Senator eyes unspent Iraq funds for hurricane reconstruction
Additional offsets for recovery could come in form of across-the-board cuts to fiscal 2006 appropriations.
In a rebuke of the Bush administration from a senior Republican, Senate Appropriations Chairman Thad Cochran, R-Miss., is proposing to use unspent Iraq reconstruction funds to help pay for Gulf Coast hurricane relief.
Cochran would also target for offsets the White House's signature Millennium Challenge Account democracy-building initiative, which also has unspent balances and has struggled to gain a constituency in Congress over its three-year existence.
Administration officials briefed on Cochran's proposals immediately rejected them, and some House members are skeptical. "I would strongly oppose that," said House Foreign Operations Appropriations Subcommittee Chairman Jim Kolbe, R-Ariz., who is retiring next year and is an author of the law establishing the Millennium Challenge program.
But Cochran, a Mississippi Republican, is clearly tapping a vein of public discontent over the White House asking for billions of dollars to rebuild Iraq and other foreign assistance without offsets, while his and others' constituents remain homeless.
Democrats have seized on the issue for months. "Why should the cost of rebuilding Biloxi be offset, but not the cost of rebuilding Baghdad?" House Budget ranking member John Spratt, D-S.C., wrote to colleagues last month.
Cochran is proposing a $35.5 billion aid package for Katrina evacuees to help rebuild homes, schools, roads, levees, fisheries and military facilities in affected Gulf Coast states and other areas that have suffered natural disasters. He argues that these are legitimate, emergency needs that should not require offsets.
But aides in both chambers said Cochran recognizes the reality that the House will not accept a Katrina relief package that adds to the federal deficit.
Cochran and his allies, including Mississippi GOP Gov. Haley Barbour, have apparently convinced the House to accept the scope of his legislation, if not all of the specifics, and House Appropriations Chairman Jerry Lewis, R-Calif., will likely have adjustments of his own.
Cochran's package would include $17.1 billion requested by the White House, to be reallocated from within $62.3 billion originally appropriated, mostly for the Federal Emergency Management Agency.
Cochran would add another $18.4 billion, including $11.5 billion to assist homeowners who did not have flood insurance; $3.9 billion in agricultural aid, including Gulf Coast fisheries and Midwest drought relief; $1.5 billion to help rebuild levees in New Orleans, and another $1.5 billion for education, child care and other social services.
Of the additional funds, about $6 billion would be culled from additional FEMA funds, of which $37 billion was unspent as of last week. The Iraq Relief and Reconstruction Fund could yield $3 billion-plus, while another $3.6 billion remains within the Millennium Challenge Fund and other international accounts like embassy construction, according to staff estimates.

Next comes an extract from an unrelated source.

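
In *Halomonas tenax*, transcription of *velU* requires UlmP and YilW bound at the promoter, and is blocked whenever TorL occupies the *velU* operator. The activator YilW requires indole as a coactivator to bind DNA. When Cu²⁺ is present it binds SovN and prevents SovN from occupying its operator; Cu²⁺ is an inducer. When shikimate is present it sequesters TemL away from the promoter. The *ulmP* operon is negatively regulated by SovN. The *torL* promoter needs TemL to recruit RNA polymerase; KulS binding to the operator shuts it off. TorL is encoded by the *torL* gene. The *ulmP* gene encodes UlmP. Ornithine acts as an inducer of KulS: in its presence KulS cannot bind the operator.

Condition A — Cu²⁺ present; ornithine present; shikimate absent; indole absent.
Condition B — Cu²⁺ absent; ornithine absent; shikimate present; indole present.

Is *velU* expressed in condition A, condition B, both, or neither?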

A House leadership aide, while not promising a rubber stamp on Cochran's bill -- which would be attached to the fiscal 2006 Defense measure next week -- said it would be acceptable "as long as we understand what it is for, and how it's offset."
Dipping into foreign-aid programs would not yield enough to offset the entire cost of his package, and Cochran's aides are still running numbers on various proposals. His office declined to comment on specifics.
Additional offsets for hurricane recovery could come in the form of across-the-board cuts to fiscal 2006 appropriations attached to the Defense bill, and lawmakers are working on a deficit-reduction reconciliation bill that could find as much as $45 billion in savings over five years.
Despite overtures to some House Democrats, a House-Senate dispute remains over Arctic drilling provisions, which if removed would shave total savings to $42.5 billion. Additional spending on low-income heating subsidies could drive that down further.
Preliminary estimates show about $18.5 billion would come from programs within the Senate Finance Committee's jurisdiction, including $7.5 billion from Medicare, $6 billion from Medicaid and $5 billion from other sources, possibly human resources programs.
Another $16 billion would come from increased pension premiums paid by employers and student loan programs within the jurisdiction of the House Education and the Workforce Committee and its Senate counterpart. The Agriculture Committee would have to find $3 billion, in savings, down from $3.7 billion in the House bill. Pressure is building to drop proposed food stamp cuts.